Katie Holmes

INFphoto.com

Dear Ted:
Is it just me or is Katie Holmes channeling Princess Di? The weight loss, the hair, the clothes...and the way she poses for pics is almost identical.
—Bogie

Dear Royal Pain:
Princess Fergie during her Weight Watchers days is more like. Classy, this tale is not.

Dear Ted:
Crotch Uh-Lastic from One Draw-Strung-Out Blind Vice has to be Ryan Gosling. Rachel McAdams is all of a sudden around again; he's brooding and a little crusty. He's up and coming—sounds like Mr. Gosling to me!
—HTC

Dear Det. Crust:
Excellent guess there, babes, just not the right comer. Precise on everything else, though, right down to the doable dimples.

Dear Ted:
Is Crotch Uh-Lastic Ryan Phillippe
—Kat, York, Pa.

Dear Reese:
What’s with the fake name and address? You know it’s not Ry-Ry! He was always so much more discreet!

Dear Ted:
"Let’s objectify some Olympic athletes." Priceless, you made my day with that line—you have got to be the most obnoxious person and I love it!
—Rory

Dear Shock Jock:
Thanks butt loads, and I’m sure Michael Phelps’ bikinied banana was what caused Prez Dubya to slip over at the Olympics, doncha think?

Dear Ted:
I think Crotch Uh-Lastic is actually Adrian GrenierI didn't even know he had a girlfriend until she got into an accident with Shia LaBeouf. Now they are everywhere! Am I right?
—Ashanner

Dear Crotch Shot:
Nope, and not even that close, really.
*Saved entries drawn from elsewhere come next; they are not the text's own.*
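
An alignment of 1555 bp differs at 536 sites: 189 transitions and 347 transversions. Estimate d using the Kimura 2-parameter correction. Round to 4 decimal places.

P = 189/1555 ≈ 0.121543 and Q = 347/1555 ≈ 0.223151.
Under the Kimura two-parameter model, d = −½ ln(1 − 2P − Q) − ¼ ln(1 − 2Q).
1 − 2P − Q = 0.533763, giving −½ ln(0.533763) = 0.313902.
1 − 2Q = 0.553698, giving −¼ ln(0.553698) = 0.147784.
d = 0.313902 + 0.147784 = 0.461686.

0.4617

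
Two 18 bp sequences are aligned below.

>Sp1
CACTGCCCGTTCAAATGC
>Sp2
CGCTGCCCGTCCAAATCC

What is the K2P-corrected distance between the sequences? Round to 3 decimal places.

Of 18 sites, 2 differences are transitions and 1 are transversions, so P = 2/18 ≈ 0.111111 and Q = 1/18 ≈ 0.055556.
Under the Kimura two-parameter model, d = −½ ln(1 − 2P − Q) − ¼ ln(1 − 2Q).
1 − 2P − Q = 0.722222, giving −½ ln(0.722222) = 0.162711.
1 − 2Q = 0.888888, giving −¼ ln(0.888888) = 0.029446.
d = 0.162711 + 0.029446 = 0.192157.

0.192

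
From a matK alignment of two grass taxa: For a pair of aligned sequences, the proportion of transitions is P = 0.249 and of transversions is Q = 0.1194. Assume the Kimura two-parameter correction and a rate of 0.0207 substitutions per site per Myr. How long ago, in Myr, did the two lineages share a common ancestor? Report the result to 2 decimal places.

13.25

Under the Kimura two-parameter model, d = −½ ln(1 − 2P − Q) − ¼ ln(1 − 2Q).
1 − 2P − Q = 0.3826, giving −½ ln(0.3826) = 0.480383.
1 − 2Q = 0.7612, giving −¼ ln(0.7612) = 0.068215.
d = 0.480383 + 0.068215 = 0.548598.
Under a molecular clock d = 2μt, so t = d/(2μ) = 0.548598 / (2 × 0.0207) = 13.25 Myr.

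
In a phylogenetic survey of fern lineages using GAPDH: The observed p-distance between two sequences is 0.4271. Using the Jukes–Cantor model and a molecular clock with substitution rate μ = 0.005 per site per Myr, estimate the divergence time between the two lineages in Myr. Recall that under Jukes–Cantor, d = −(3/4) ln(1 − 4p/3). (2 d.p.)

d = −(3/4) ln(1 − 4p/3) = −0.75 ln(1 − 0.569467) = −0.75 ln(0.430533)
  = −0.75 × (-0.842731) = 0.632048 substitutions/site.
Under a molecular clock d = 2μt, so t = d/(2μ) = 0.632048 / (2 × 0.005) = 63.20 Myr.

63.20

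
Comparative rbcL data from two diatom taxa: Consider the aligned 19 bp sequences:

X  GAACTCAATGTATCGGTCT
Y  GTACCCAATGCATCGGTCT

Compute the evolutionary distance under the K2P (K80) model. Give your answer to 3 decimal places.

Of 19 sites, 2 differences are transitions and 1 are transversions, so P = 2/19 ≈ 0.105263 and Q = 1/19 ≈ 0.052632.
Under the Kimura two-parameter model, d = −½ ln(1 − 2P − Q) − ¼ ln(1 − 2Q).
1 − 2P − Q = 0.736842, giving −½ ln(0.736842) = 0.152691.
1 − 2Q = 0.894736, giving −¼ ln(0.894736) = 0.027807.
d = 0.152691 + 0.027807 = 0.180498.

0.180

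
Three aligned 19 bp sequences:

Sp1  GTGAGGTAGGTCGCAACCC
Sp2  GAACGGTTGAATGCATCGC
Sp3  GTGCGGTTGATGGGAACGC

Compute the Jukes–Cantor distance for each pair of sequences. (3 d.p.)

d(Sp1,Sp2) = 0.749, d(Sp1,Sp3) = 0.410, d(Sp2,Sp3) = 0.410

Sp1–Sp2: 9/19 sites differ → p ≈ 0.473684, d = −0.75 ln(1 − 0.631579) = 0.748897 ≈ 0.749.
Sp1–Sp3: 6/19 sites differ → p ≈ 0.315789, d = −0.75 ln(1 − 0.421052) = 0.409907 ≈ 0.410.
Sp2–Sp3: 6/19 sites differ → p ≈ 0.315789, d = −0.75 ln(1 − 0.421052) = 0.409907 ≈ 0.410.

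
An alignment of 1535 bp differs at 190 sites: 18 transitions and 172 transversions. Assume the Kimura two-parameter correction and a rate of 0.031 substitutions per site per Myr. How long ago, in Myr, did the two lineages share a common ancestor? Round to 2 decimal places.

2.20

P = 18/1535 ≈ 0.011726 and Q = 172/1535 ≈ 0.112052.
Under the Kimura two-parameter model, d = −½ ln(1 − 2P − Q) − ¼ ln(1 − 2Q).
1 − 2P − Q = 0.864496, giving −½ ln(0.864496) = 0.072804.
1 − 2Q = 0.775896, giving −¼ ln(0.775896) = 0.063434.
d = 0.072804 + 0.063434 = 0.136238.
Under a molecular clock d = 2μt, so t = d/(2μ) = 0.136238 / (2 × 0.031) = 2.20 Myr.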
Think somebody’s who’s entirely different off camera than he is on—and, trust, that ain’t A.G.

Dear Ted:
Your Truth, Lies & Ted clips are my new Friday highlight! Def laugh-out-loud funny. Love you for being such a goofball with it. What I'd love to see in your "Ted's Topics" is Ted's version of "who's doing/done/faux-manced who in Hollywood.” Sort of like sex degrees of Kevin Bacon. Wonder if everyone in Hollywood would end up being sex-linked to Paris Hilton to some degree?
—Tracy, Tunisia

Dear Social Dis-eased:
Yes, and they’re not happy about it. Great idea, babe! We’ll call it the "Tunisian Trot," in your honor.

Dear Ted:
Write on the pavement in chalk, baby. I'll read it. That said, I like the new format—especially the comments section following each item.
—W. Gerow

Dear Chalk It Down:
Thanks, Dubya, appreciate the paved props. And the ranters I love, too. Takes one to know one, eh?